Робер молчал. Потом из-под зеленой маски послышался ответ, в котором звучало раскаяние.
— Она умирает.
Эти слова отдались в ушах Лавареда звуком похоронного колокола. С минуту он не мог выговорить ни слова, и ему понадобилось собраться со всеми силами, чтобы овладеть собою. Переход был слишком резким. Сейчас только он в радостном возбуждении жаждал удовлетворить долгие муки своего любопытства, и вот он узнает, что его кузену грозит такое же страшное несчастье. Ему было невыразимо жаль Робера и эту красавицу Лотию, к которой Армана привязывало чисто братское чувство.
— Ты преувеличиваешь, кузен, — пролепетал он.
Но Робер покачал головой:
— Нет. Вот уже неделя, как она не поднимается с постели. Отчаяние подтачивает ее жизнь. Бледная, исхудалая, она не хочет ничего говорить, она как будто даже ни о чем не думает. Она жаждет смерти, как узник свободы. Вчера она заговорила только один раз. Наш орангутанг, гримасничая, ел фрукты. Лотия смотрела на него. «Хоуп, Хоуп! — сказала она с ужасающим спокойствием. — Скоро у тебя не будет Лотии. Неудачно я прозвала тебя.
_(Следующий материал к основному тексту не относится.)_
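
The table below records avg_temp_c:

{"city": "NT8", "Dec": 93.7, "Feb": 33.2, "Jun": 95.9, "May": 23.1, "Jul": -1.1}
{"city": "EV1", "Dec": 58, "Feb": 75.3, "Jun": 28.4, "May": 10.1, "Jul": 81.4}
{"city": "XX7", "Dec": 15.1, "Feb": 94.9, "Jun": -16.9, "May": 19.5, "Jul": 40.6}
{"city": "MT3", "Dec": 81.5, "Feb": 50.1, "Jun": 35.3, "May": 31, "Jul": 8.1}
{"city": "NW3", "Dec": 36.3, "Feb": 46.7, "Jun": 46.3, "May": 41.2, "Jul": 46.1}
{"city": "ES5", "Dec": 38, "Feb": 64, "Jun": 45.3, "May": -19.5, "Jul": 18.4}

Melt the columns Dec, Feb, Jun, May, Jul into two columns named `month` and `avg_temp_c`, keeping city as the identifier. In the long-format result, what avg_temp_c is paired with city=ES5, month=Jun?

45.3

Unpivoting turns each (city, wide-column) pair into one long row.
The wide cell at row ES5, column Jun holds 45.3, so the long row (ES5, Jun) has avg_temp_c=45.3.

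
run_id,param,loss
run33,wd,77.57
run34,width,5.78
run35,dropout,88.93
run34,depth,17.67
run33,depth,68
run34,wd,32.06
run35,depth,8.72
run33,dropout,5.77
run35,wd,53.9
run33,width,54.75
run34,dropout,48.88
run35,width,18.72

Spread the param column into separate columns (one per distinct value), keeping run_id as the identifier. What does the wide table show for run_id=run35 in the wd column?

53.9

Wide layout: rows indexed by run_id, columns are the 4 distinct param values (wd, width, dropout, depth).
Cell (run_id=run35, param=wd) draws from the long row where run_id=run35 and param=wd, which has loss=53.9.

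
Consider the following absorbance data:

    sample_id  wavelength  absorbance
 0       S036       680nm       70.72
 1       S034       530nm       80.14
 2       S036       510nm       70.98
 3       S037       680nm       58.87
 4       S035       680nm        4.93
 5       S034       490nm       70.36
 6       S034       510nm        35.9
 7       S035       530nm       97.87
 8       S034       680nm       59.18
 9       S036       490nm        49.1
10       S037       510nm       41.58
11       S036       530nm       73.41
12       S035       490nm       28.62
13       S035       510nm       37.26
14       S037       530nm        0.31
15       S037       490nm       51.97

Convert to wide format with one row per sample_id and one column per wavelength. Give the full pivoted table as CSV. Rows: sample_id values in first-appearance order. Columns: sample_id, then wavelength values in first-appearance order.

Columns: sample_id plus the 4 distinct wavelength values (680nm, 530nm, 510nm, 490nm).
For example, row S036 column 680nm takes absorbance=70.72 from the long row (S036, 680nm).

sample_id,680nm,530nm,510nm,490nm
S036,70.72,73.41,70.98,49.1
S034,59.18,80.14,35.9,70.36
S037,58.87,0.31,41.58,51.97
S035,4.93,97.87,37.26,28.62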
Для меня нет надежды!» Потом она умолкла. Я с ума схожу при мысли, что завтра, может быть, она умолкнет навсегда, что ее чудесные глаза закроются навеки. Я всех обвиняю в ее смерти, всех, кто ко мне привязан, кто хочет мне помочь в моем деле. Я виню даже тебя. Зачем ты непременно хотел меня отыскать? Зачем было соединять тех, кого разлучила сама судьба?
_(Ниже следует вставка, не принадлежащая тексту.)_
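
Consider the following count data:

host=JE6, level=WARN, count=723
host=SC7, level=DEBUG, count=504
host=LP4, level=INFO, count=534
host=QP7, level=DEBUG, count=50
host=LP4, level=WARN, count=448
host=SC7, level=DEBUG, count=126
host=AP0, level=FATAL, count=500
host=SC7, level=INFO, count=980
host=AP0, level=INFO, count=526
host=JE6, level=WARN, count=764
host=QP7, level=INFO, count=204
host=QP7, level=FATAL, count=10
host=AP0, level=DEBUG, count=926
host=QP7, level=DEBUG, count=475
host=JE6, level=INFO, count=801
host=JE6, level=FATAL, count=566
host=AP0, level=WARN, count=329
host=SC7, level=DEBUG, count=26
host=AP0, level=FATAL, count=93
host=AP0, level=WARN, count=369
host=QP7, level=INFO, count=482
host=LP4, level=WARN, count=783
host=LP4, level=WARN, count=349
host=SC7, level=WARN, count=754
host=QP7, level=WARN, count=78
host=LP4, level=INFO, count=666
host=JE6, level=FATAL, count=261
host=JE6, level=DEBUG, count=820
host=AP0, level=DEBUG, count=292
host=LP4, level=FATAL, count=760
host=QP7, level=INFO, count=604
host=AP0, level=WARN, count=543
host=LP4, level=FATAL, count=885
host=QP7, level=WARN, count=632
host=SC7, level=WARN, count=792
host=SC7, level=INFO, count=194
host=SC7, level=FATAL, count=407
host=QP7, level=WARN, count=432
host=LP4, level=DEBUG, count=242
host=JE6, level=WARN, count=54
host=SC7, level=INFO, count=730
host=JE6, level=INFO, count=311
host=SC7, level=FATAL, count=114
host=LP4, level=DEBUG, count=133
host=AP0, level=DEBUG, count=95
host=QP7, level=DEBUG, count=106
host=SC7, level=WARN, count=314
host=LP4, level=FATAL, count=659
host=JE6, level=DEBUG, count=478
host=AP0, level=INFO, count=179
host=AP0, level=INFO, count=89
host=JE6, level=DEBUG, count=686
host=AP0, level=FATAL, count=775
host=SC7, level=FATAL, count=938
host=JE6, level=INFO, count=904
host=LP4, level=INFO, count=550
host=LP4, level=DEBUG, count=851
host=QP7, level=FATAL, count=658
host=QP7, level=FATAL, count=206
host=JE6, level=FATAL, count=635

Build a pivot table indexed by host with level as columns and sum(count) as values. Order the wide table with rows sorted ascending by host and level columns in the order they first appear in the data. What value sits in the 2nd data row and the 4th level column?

With rows sorted ascending by host, row 2 is host=JE6. level columns in first-appearance order: WARN, DEBUG, INFO, FATAL; column 4 is FATAL.
Long rows with host=JE6, level=FATAL: 566 + 261 + 635 = 1462.

1462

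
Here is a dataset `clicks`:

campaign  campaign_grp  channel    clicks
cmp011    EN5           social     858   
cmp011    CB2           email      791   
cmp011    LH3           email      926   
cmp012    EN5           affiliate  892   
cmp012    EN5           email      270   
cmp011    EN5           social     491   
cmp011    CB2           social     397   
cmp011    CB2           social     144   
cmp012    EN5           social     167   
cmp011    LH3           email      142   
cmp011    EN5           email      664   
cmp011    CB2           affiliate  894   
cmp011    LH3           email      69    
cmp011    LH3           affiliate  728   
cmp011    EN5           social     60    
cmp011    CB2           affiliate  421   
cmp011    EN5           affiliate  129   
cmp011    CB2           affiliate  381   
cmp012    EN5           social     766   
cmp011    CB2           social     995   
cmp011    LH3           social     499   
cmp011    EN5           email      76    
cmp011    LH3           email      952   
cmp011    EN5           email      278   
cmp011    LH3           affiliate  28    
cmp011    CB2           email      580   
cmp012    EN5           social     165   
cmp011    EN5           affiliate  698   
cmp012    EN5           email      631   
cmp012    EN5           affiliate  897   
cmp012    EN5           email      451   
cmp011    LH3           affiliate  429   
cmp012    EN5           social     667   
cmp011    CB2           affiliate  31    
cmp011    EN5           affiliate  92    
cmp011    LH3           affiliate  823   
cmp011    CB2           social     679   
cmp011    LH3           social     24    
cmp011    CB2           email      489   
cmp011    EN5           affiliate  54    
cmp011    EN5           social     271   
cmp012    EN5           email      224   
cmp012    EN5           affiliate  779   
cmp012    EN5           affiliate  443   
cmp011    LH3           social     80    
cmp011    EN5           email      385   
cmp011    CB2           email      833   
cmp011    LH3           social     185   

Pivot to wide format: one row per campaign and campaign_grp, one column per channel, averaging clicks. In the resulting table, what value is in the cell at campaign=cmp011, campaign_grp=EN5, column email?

Rows with campaign=cmp011, campaign_grp=EN5 and channel=email: clicks values are 664, 76, 278, 385.
(664 + 76 + 278 + 385) / 4 = 350.75.

350.75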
Арман с ужасом слушал эти отчаянные жалобы. Он взял руки кузена и сжал их в своих.
В продолжение этой печальной сцены все уже уселись по местам, и Джоэ Притчелл, поднявшись, начал:
— Господа судьи! Позвольте мне напомнить вам, что корсар Триплекс, мой доверитель, всегда оставался верноподданным Ее Величества королевы Англии. Вынужденный общественным положением сэра Оллсмайна употреблять для достижения своей цели средства не совсем обыкновенные, он ни разу не злоупотребил силой и не нарушил интересов кого-либо из английских подданных. В этот торжественный час, когда правда должна обнаружиться, когда вы, господа судьи, отметите виновного, я счастлив, что могу освидетельствовать свою благодарность той, которая пожелала удовлетворить правосудие. Я приношу свою благодарность Ее Величеству королеве Англии.
Все присутствующие обнажили головы. Торжественное молчание на минуту воцарилось в зале. Потом Джоэ продолжал:
— Я считаю нужным сказать еще несколько слов прежде, чем начнутся прения.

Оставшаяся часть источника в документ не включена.